On the New York Mercantile Exchange crude futures for August delivery rose 5 cents to settle at $73.85 a barrel, while on London's Intercontinental Exchange, Brent rose 1.4% to trade at $78.17 a barrel.

Suncor Energy said Monday its Syncrude oil sands project in Canada would resume some production in July, sooner than expected, and hit full capacity in September, following an outage last month that disrupted total output.

This could boost crude supplies across North America at a time when inventories at Cushing, Okla., the delivery point for U.S. crude futures, fell to their lowest level in 3-1/2 years.

Cushing inventories fell to 27.78 million barrels for the week ended June 29, according to the Energy Information Administration.

The tentative start to the week for WTI crude oil prices emerged as investors continued to weigh the impact on global crude stockpiles of ongoing supply outages in Libya against increased output from OPEC producers.

Libya's national oil output has dropped to 527,000 barrels per day (bpd) from a high of 1.28 million bpd in February, the head of the National Oil Corporation said on Monday.

In a bid to prevent a global crude supply shortage – amid rising oil demand and ahead of U.S. sanctions on Iran – Saudi Arabia reportedly raised output by 458,000 barrels a day (bpd) in June from the prior month.

But market participants continue to expect that oil demand will outstrip supply as major oil producing countries have little spare capacity.

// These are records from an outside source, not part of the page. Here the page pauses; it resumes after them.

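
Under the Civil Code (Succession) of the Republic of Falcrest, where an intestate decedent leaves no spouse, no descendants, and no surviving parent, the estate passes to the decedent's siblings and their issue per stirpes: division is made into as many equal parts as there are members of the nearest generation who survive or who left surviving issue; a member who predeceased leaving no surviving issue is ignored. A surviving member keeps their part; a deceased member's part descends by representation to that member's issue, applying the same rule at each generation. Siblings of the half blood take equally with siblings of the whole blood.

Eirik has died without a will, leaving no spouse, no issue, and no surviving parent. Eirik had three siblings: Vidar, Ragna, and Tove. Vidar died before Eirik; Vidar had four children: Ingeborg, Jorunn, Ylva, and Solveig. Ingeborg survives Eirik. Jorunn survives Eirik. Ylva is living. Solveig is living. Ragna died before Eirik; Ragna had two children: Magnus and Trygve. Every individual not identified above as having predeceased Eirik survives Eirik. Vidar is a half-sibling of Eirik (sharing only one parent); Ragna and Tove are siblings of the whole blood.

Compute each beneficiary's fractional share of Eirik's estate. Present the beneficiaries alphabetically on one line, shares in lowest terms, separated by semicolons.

Ingeborg 1/12; Jorunn 1/12; Magnus 1/6; Solveig 1/12; Tove 1/3; Trygve 1/6; Ylva 1/12

No spouse, descendants, or parent survives, so the estate passes to Eirik's siblings per stirpes.
Half-blood and whole-blood siblings take equally under the stated rule.
The estate is divided into 3 equal shares of 1/3 among Vidar, Ragna, Tove.
Vidar predeceased; the 1/3 allotted to Vidar's branch passes to Vidar's issue by representation.
The 1/3 is divided into 4 equal shares of 1/12 among Ingeborg, Jorunn, Ylva, Solveig.
Ingeborg is living and takes 1/12.
Jorunn is living and takes 1/12.
Ylva is living and takes 1/12.
Solveig is living and takes 1/12.
Ragna predeceased; the 1/3 allotted to Ragna's branch passes to Ragna's issue by representation.
The 1/3 is divided into 2 equal shares of 1/6 among Magnus, Trygve.
Magnus is living and takes 1/6.
Trygve is living and takes 1/6.
Tove is living and takes 1/3.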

Gains in U.S. crude oil prices, meanwhile, were limited as investors continued to digest data released Friday from Baker Hughes showing the number of U.S. oil drilling rigs in operation rose by 5 to 863 in the week to June 29.

Rising U.S. rig counts – widely viewed as a sign of increased activity in the sector – has shifted the focus to domestic crude output growth.

The Energy Information Administration forecasts U.S. crude production to average a record 11.8 million barrels a day next year, from current levels at about 10.9 million barrels a day.